March Parole Hearing Set for Man Convicted in 2002 DeKalb County Murder

He has already served almost fourteen years for the fatal shooting of a DeKalb County man, but 43 year old Christopher Nicholas Orlando wants to be released from prison and is asking the victim’s family to forgive him. Orlando will soon get a chance to make his case for release during a parole hearing.
Members of the Tennessee Board of Parole have set the hearing for March 8.
Orlando is serving a 45 year prison sentence for facilitation of first degree murder in the death of 20 year old Joshua Murphy. Orlando is incarcerated at the Northeast Correctional Complex in Mountain City, Tennessee.

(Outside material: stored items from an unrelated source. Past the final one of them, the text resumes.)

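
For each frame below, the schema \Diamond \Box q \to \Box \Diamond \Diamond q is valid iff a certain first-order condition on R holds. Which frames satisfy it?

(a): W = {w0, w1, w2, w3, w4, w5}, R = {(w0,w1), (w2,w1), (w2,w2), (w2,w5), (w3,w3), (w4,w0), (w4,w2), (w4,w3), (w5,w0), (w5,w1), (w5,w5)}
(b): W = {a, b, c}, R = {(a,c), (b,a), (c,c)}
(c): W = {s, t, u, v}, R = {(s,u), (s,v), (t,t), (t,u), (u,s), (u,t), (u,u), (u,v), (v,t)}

The schema corresponds to a generalized confluence (Geach) condition: \forall x \forall y \forall z ((xRy \wedge xRz) \to \exists w (yRw \wedge z R^2 w)).
(a): fails — w0Rw1, w0Rw1 but no w with w1Rw and w1R²w.
(b): satisfies the condition.
(c): satisfies the condition.

(b), (c)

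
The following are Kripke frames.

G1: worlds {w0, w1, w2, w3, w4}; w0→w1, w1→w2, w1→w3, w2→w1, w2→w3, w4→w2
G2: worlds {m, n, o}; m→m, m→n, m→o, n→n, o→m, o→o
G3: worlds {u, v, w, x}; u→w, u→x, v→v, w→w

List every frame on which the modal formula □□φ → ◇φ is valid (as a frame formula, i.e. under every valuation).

G2

The schema corresponds to a generalized confluence (Geach) condition: ∀x ∃w (xR²w ∧ xRw).
G1: fails — at w0 but no w with w0R²w and w0Rw.
G2: holds.
G3: fails — at x but no t with xR²t and xRt.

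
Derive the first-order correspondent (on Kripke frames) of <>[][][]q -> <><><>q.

This is a Sahlqvist (Geach-type) schema ◇^1□^3q → □^0◇^3q.
Minimal-valuation argument: fix x; take any y with xR^1y and any z with xR^0z. Set V(q) to the set of worlds R-reachable from y in exactly 3 steps. Then □^3q holds at y, so the antecedent holds at x; validity forces ◇^3q at z, giving a w with zR^3w and yR^3w.
First-order correspondent: forall x forall y (xRy -> exists w (y R^3 w & x R^3 w)).

forall x forall y (xRy -> exists w (y R^3 w & x R^3 w))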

In a published letter, Orlando claims he is sorry for his part in Murphy’s death and that he has changed.
“To the family and friends of Josh Murphy, I am writing to you to ask for forgiveness for the pain that I’ve caused you. I go up for parole again in March, 2016, and pray that you allow me a second chance. Over the past 14 years I’ve taken drug classes and programs to battle my drug dependency I used to have”.
“Saying I’m sorry is nowhere enough to express how bad I feel for what I’ve done. I’m a different person now and want to be a positive role model for my daughter and granddaughter, and show the community I can be a law abiding citizen,” wrote Orlando.
Murphy was shot and killed in a secluded area in the Laurel Hill Community at the end of Old Eagle Creek Road on Sunday, September 15, 2002. His body was discovered three days later. Officials said Orlando and a co-defendant, Melvin Turnbill suspected Murphy of stealing methamphetamine. Orlando was tried and convicted of the crime by a DeKalb County Criminal Court Jury in April, 2004.
Turnbill entered a guilty plea to facilitation to first-degree murder in September, 2003 and was given a 25-year sentence. Turnbill was incarcerated at the Bledsoe County Correctional Complex in Pikeville but he was released on parole last year.
After Orlando’s last parole hearing in March, 2013, three members of the Tennessee Board of Parole voted to deny parole for Orlando due to the seriousness of the offense and to reconsider the case in March, 2016
While Orlando said he was sorry for the death of Murphy during the parole hearing, he denied being the triggerman in the shooting, blaming Turnbill for actually committing the murder. “I was there and I made a lot of poor decisions but I didn’t shoot him,” said Orlando. “Nothing justifies anyone being killed, especially over any kind of drugs. I regret every day that I’ve been in prison about what happened that day. Let the family know that I am truly sorry for what happened to Josh. It was a bad time in my life and in all three of our lives. We were on meth. It was a horrible thing. I’m trying to do what I can to better myself. I am truly, truly sorry for what happened. Its something that disturbs me everyday. Since I’ve gotten off drugs, I’ve seen the bad choices I’ve made. I know that the drug part of it itself was the main cause of it. If you by chance would let me get parole and let me prove it to the parole board, to Josh’s family, and to my family that I can be a law abiding citizen, I’ll do the best I can,” said Orlando
Parole Board members said they found Orlando to be less than forthcoming about his involvement in the crime.
A representative of the District Attorney General’s Office, speaking on behalf of the victim’s family, also insisted that Orlando was not being candid with the board.
Orlando’s sentence is set to expire on August 22, 2040.